Parlement : fin du débat en plénière aujourd’hui sur le PLF

Parlement : fin du débat en plénière aujourd’hui sur le PLF
Par Nabil Semyane | 14 Novembre 2017 | 11:18

Le débat sur le projet de loi de finance 2018 devrait arriver à son terme aujourd’hui avec l’intervention des présidents des groupes parlementaires, alors que la réponse du ministre des Finances est prévue dans l’après-midi.

Il faut dire que ce débat, en dépit de l’importance de l’enjeu, une loi de Finances qui traduit des choix « austéritaires » du gouvernement, en raison de la crise économique, n’a pas eu le retentissement politico-médiatique escompté.

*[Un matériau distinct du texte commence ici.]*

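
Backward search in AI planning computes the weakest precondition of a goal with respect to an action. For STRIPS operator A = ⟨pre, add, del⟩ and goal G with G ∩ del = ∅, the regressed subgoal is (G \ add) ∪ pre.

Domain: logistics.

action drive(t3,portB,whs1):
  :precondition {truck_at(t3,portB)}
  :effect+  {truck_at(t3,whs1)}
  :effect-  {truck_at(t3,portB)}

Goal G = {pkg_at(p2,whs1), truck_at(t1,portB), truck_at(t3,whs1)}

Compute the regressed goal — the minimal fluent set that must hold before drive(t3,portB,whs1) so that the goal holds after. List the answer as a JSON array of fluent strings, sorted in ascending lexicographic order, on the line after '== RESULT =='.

Regress:
  G ∩ del = {}  (empty — regression defined)
  G \ add = {pkg_at(p2,whs1), truck_at(t1,portB), truck_at(t3,whs1)} \ {truck_at(t3,whs1)} = {pkg_at(p2,whs1), truck_at(t1,portB)}
  ∪ pre   = {pkg_at(p2,whs1), truck_at(t1,portB)} ∪ {truck_at(t3,portB)}
          = {pkg_at(p2,whs1), truck_at(t1,portB), truck_at(t3,portB)}

== RESULT ==
["pkg_at(p2,whs1)", "truck_at(t1,portB)", "truck_at(t3,portB)"]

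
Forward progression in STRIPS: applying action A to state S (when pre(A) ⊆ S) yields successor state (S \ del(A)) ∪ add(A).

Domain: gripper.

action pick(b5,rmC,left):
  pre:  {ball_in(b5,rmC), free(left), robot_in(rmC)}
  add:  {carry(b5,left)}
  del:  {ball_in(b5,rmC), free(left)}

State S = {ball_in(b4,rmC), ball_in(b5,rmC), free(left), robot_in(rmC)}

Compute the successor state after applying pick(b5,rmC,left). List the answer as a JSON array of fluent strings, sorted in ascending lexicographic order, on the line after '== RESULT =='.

Compute (S \ del) ∪ add:
  pre ⊆ S: {ball_in(b5,rmC), free(left), robot_in(rmC)} ⊆ S  — applicable
  S \ del = {ball_in(b4,rmC), robot_in(rmC)}
  ∪ add   = {ball_in(b4,rmC), carry(b5,left), robot_in(rmC)}

== RESULT ==
["ball_in(b4,rmC)", "carry(b5,left)", "robot_in(rmC)"]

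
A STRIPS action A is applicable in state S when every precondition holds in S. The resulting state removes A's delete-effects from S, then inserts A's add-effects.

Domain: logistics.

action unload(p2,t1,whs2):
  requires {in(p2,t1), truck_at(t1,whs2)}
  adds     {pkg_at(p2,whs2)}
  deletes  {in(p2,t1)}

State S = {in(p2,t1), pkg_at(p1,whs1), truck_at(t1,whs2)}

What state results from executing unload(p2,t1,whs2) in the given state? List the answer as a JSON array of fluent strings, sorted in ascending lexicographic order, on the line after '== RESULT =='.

Compute (S \ del) ∪ add:
  pre ⊆ S: {in(p2,t1), truck_at(t1,whs2)} ⊆ S  — applicable
  S \ del = {pkg_at(p1,whs1), truck_at(t1,whs2)}
  ∪ add   = {pkg_at(p1,whs1), pkg_at(p2,whs2), truck_at(t1,whs2)}

== RESULT ==
["pkg_at(p1,whs1)", "pkg_at(p2,whs2)", "truck_at(t1,whs2)"]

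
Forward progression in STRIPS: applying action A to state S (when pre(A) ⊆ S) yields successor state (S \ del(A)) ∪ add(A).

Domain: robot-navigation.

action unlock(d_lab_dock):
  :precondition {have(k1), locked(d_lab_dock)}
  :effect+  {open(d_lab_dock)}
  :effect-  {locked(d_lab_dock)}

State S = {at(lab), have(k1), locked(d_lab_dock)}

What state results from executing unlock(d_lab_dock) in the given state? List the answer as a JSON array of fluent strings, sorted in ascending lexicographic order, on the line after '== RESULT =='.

Compute (S \ del) ∪ add:
  pre ⊆ S: {have(k1), locked(d_lab_dock)} ⊆ S  — applicable
  S \ del = {at(lab), have(k1)}
  ∪ add   = {at(lab), have(k1), open(d_lab_dock)}

== RESULT ==
["at(lab)", "have(k1)", "open(d_lab_dock)"]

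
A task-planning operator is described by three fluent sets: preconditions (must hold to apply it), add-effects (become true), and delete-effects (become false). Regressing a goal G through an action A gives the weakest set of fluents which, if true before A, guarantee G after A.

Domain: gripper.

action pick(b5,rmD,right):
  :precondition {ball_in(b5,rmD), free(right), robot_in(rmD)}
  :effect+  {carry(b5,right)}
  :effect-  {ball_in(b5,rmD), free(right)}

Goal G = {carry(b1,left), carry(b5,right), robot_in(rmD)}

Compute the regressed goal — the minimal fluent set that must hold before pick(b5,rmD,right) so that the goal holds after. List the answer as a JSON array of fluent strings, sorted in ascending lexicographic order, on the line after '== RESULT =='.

Regress:
  G ∩ del = {}  (empty — regression defined)
  G \ add = {carry(b1,left), carry(b5,right), robot_in(rmD)} \ {carry(b5,right)} = {carry(b1,left), robot_in(rmD)}
  ∪ pre   = {carry(b1,left), robot_in(rmD)} ∪ {ball_in(b5,rmD), free(right), robot_in(rmD)}
          = {ball_in(b5,rmD), carry(b1,left), free(right), robot_in(rmD)}

== RESULT ==
["ball_in(b5,rmD)", "carry(b1,left)", "free(right)", "robot_in(rmD)"]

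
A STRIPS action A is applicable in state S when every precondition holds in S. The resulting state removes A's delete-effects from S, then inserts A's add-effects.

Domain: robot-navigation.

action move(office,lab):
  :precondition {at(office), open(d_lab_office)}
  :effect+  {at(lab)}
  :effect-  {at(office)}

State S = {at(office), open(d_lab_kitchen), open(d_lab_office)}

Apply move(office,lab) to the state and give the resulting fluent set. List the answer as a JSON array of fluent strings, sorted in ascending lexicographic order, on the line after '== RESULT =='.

Progress:
  pre ⊆ S: {at(office), open(d_lab_office)} ⊆ S  — applicable
  S \ del = {open(d_lab_kitchen), open(d_lab_office)}
  ∪ add   = {at(lab), open(d_lab_kitchen), open(d_lab_office)}

== RESULT ==
["at(lab)", "open(d_lab_kitchen)", "open(d_lab_office)"]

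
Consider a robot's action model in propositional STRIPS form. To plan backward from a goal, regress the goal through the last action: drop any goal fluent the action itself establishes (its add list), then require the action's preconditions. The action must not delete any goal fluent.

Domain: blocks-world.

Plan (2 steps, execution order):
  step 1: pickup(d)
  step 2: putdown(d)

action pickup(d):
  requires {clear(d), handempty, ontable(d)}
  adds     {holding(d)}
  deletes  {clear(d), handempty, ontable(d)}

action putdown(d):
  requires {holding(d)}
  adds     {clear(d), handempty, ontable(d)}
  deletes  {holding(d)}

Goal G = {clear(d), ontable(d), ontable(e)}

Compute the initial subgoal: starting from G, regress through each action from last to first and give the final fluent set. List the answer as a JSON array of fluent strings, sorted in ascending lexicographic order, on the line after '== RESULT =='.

Work backward from the goal:
  through step 2 (putdown(d)): drop {clear(d), ontable(d)}, keep {ontable(e)}, require {holding(d)}
    → {holding(d), ontable(e)}
  through step 1 (pickup(d)): drop {holding(d)}, keep {ontable(e)}, require {clear(d), handempty, ontable(d)}
    → {clear(d), handempty, ontable(d), ontable(e)}

== RESULT ==
["clear(d)", "handempty", "ontable(d)", "ontable(e)"]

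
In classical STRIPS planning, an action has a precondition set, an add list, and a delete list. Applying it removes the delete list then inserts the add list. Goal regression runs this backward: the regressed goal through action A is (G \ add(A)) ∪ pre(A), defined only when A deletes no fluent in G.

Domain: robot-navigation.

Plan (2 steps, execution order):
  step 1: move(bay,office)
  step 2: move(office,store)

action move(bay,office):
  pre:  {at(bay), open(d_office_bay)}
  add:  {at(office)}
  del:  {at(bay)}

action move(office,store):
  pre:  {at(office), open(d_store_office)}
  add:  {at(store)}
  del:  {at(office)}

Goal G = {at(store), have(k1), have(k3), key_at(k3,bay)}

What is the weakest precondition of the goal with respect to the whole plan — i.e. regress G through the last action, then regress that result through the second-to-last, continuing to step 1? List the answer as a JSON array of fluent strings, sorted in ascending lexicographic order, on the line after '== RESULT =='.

Work backward from the goal:
  through step 2 (move(office,store)): drop {at(store)}, keep {have(k1), have(k3), key_at(k3,bay)}, require {at(office), open(d_store_office)}
    → {at(office), have(k1), have(k3), key_at(k3,bay), open(d_store_office)}
  through step 1 (move(bay,office)): drop {at(office)}, keep {have(k1), have(k3), key_at(k3,bay), open(d_store_office)}, require {at(bay), open(d_office_bay)}
    → {at(bay), have(k1), have(k3), key_at(k3,bay), open(d_office_bay), open(d_store_office)}

== RESULT ==
["at(bay)", "have(k1)", "have(k3)", "key_at(k3,bay)", "open(d_office_bay)", "open(d_store_office)"]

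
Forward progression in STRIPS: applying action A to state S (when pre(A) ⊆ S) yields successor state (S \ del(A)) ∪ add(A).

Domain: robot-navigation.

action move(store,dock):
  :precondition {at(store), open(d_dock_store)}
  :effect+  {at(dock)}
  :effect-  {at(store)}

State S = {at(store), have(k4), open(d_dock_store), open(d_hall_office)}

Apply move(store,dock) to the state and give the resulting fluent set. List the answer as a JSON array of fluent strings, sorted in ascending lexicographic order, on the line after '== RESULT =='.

Progress:
  pre ⊆ S: {at(store), open(d_dock_store)} ⊆ S  — applicable
  S \ del = {have(k4), open(d_dock_store), open(d_hall_office)}
  ∪ add   = {at(dock), have(k4), open(d_dock_store), open(d_hall_office)}

== RESULT ==
["at(dock)", "have(k4)", "open(d_dock_store)", "open(d_hall_office)"]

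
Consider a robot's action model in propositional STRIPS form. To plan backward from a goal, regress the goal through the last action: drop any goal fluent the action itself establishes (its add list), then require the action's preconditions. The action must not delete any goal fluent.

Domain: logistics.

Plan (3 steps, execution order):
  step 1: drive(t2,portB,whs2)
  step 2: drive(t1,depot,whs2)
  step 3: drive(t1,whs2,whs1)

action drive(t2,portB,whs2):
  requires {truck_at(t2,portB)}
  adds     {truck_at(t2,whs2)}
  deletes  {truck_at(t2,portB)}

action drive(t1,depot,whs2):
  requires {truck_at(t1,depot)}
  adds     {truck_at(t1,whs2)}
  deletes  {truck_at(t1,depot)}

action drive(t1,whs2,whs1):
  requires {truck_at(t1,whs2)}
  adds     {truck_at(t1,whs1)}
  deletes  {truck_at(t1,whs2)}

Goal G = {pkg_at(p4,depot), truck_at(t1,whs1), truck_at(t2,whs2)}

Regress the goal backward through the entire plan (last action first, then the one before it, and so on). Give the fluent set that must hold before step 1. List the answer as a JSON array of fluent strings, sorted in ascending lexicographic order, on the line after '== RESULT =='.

Work backward from the goal:
  through step 3 (drive(t1,whs2,whs1)): drop {truck_at(t1,whs1)}, keep {pkg_at(p4,depot), truck_at(t2,whs2)}, require {truck_at(t1,whs2)}
    → {pkg_at(p4,depot), truck_at(t1,whs2), truck_at(t2,whs2)}
  through step 2 (drive(t1,depot,whs2)): drop {truck_at(t1,whs2)}, keep {pkg_at(p4,depot), truck_at(t2,whs2)}, require {truck_at(t1,depot)}
    → {pkg_at(p4,depot), truck_at(t1,depot), truck_at(t2,whs2)}
  through step 1 (drive(t2,portB,whs2)): drop {truck_at(t2,whs2)}, keep {pkg_at(p4,depot), truck_at(t1,depot)}, require {truck_at(t2,portB)}
    → {pkg_at(p4,depot), truck_at(t1,depot), truck_at(t2,portB)}

== RESULT ==
["pkg_at(p4,depot)", "truck_at(t1,depot)", "truck_at(t2,portB)"]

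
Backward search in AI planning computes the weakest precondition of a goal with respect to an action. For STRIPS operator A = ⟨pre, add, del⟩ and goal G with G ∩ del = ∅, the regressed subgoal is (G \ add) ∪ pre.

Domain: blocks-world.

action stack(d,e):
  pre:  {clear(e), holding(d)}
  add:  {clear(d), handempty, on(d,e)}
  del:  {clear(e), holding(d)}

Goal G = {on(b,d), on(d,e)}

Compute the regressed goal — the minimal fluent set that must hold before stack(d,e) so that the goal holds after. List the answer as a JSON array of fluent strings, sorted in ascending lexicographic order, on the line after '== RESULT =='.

Compute (G \ add) ∪ pre:
  G ∩ del = {}  (empty — regression defined)
  G \ add = {on(b,d), on(d,e)} \ {clear(d), handempty, on(d,e)} = {on(b,d)}
  ∪ pre   = {on(b,d)} ∪ {clear(e), holding(d)}
          = {clear(e), holding(d), on(b,d)}

== RESULT ==
["clear(e)", "holding(d)", "on(b,d)"]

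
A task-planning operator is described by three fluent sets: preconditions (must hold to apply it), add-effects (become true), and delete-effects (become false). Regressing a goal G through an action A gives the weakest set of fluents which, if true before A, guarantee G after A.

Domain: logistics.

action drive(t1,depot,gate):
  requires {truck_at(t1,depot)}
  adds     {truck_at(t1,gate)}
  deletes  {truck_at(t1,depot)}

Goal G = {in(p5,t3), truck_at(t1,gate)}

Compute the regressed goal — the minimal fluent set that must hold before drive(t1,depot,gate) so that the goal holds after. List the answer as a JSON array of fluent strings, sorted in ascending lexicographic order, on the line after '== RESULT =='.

Regress:
  G ∩ del = {}  (empty — regression defined)
  G \ add = {in(p5,t3), truck_at(t1,gate)} \ {truck_at(t1,gate)} = {in(p5,t3)}
  ∪ pre   = {in(p5,t3)} ∪ {truck_at(t1,depot)}
          = {in(p5,t3), truck_at(t1,depot)}

== RESULT ==
["in(p5,t3)", "truck_at(t1,depot)"]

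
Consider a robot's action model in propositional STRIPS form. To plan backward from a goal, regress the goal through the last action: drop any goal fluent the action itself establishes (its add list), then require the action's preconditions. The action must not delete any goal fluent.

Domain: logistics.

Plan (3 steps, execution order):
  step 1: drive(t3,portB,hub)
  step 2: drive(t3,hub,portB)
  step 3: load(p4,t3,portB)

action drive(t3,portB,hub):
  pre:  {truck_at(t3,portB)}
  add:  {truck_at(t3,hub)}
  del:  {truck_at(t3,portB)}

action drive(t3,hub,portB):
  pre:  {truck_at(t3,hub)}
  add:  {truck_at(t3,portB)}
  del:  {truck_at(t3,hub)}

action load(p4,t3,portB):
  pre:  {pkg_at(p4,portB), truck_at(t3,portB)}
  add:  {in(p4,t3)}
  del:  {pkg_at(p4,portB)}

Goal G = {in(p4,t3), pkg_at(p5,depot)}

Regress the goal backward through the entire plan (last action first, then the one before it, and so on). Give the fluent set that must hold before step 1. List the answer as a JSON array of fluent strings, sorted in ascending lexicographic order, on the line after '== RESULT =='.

Work backward from the goal:
  through step 3 (load(p4,t3,portB)): drop {in(p4,t3)}, keep {pkg_at(p5,depot)}, require {pkg_at(p4,portB), truck_at(t3,portB)}
    → {pkg_at(p4,portB), pkg_at(p5,depot), truck_at(t3,portB)}
  through step 2 (drive(t3,hub,portB)): drop {truck_at(t3,portB)}, keep {pkg_at(p4,portB), pkg_at(p5,depot)}, require {truck_at(t3,hub)}
    → {pkg_at(p4,portB), pkg_at(p5,depot), truck_at(t3,hub)}
  through step 1 (drive(t3,portB,hub)): drop {truck_at(t3,hub)}, keep {pkg_at(p4,portB), pkg_at(p5,depot)}, require {truck_at(t3,portB)}
    → {pkg_at(p4,portB), pkg_at(p5,depot), truck_at(t3,portB)}

== RESULT ==
["pkg_at(p4,portB)", "pkg_at(p5,depot)", "truck_at(t3,portB)"]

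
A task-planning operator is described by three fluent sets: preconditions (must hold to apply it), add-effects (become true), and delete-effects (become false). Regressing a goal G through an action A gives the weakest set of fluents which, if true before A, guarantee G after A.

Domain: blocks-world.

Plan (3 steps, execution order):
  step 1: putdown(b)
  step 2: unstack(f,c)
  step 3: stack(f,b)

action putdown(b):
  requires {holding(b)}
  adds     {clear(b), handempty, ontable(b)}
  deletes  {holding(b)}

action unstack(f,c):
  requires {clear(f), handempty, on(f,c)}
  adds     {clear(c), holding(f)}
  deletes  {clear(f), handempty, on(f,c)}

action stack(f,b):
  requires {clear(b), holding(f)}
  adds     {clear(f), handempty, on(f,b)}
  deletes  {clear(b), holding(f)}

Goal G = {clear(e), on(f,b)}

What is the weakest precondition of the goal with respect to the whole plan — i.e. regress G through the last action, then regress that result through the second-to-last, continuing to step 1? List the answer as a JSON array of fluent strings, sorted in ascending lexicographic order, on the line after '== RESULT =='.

Regress step by step:
  through step 3 (stack(f,b)): drop {on(f,b)}, keep {clear(e)}, require {clear(b), holding(f)}
    → {clear(b), clear(e), holding(f)}
  through step 2 (unstack(f,c)): drop {holding(f)}, keep {clear(b), clear(e)}, require {clear(f), handempty, on(f,c)}
    → {clear(b), clear(e), clear(f), handempty, on(f,c)}
  through step 1 (putdown(b)): drop {clear(b), handempty}, keep {clear(e), clear(f), on(f,c)}, require {holding(b)}
    → {clear(e), clear(f), holding(b), on(f,c)}

== RESULT ==
["clear(e)", "clear(f)", "holding(b)", "on(f,c)"]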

Sans doute que le verrouillage du débat par le bureau de l’Assemblée, qui a interdit la retransmission des interventions des députés en live, a escamoté l’événement qui promettait pourtant d’être explosif.

A ce propos, les partis de l’opposition ont dénoncé ce qu’ils ont qualifié d’ « atteinte au droit du citoyen à l’information » et de « la crainte du gouvernement d’assurer un débat contradictoire. »

Pour revenir aux interventions des députés qui se sont succédés aux micros dimanche et lundi, elles ont basculé, comme de juste, entre soutien de la majorité et lecture critique de l’opposition.

Ainsi, les représentats des partis de la majorité présidentielle ont bien mis en relief « le contexte économique difficile, suite aux contraintes financières » pour justifier les taxes et augmentations contenues dans le projet.

La décision du gouvernement de maintenir intacte les acquis sociaux et de donner la priorité au budget d’équipement pour relancer les projets à caractère socio-éducatifs gelés au niveau des wilayas, est également applaudi par les députés de la majorité.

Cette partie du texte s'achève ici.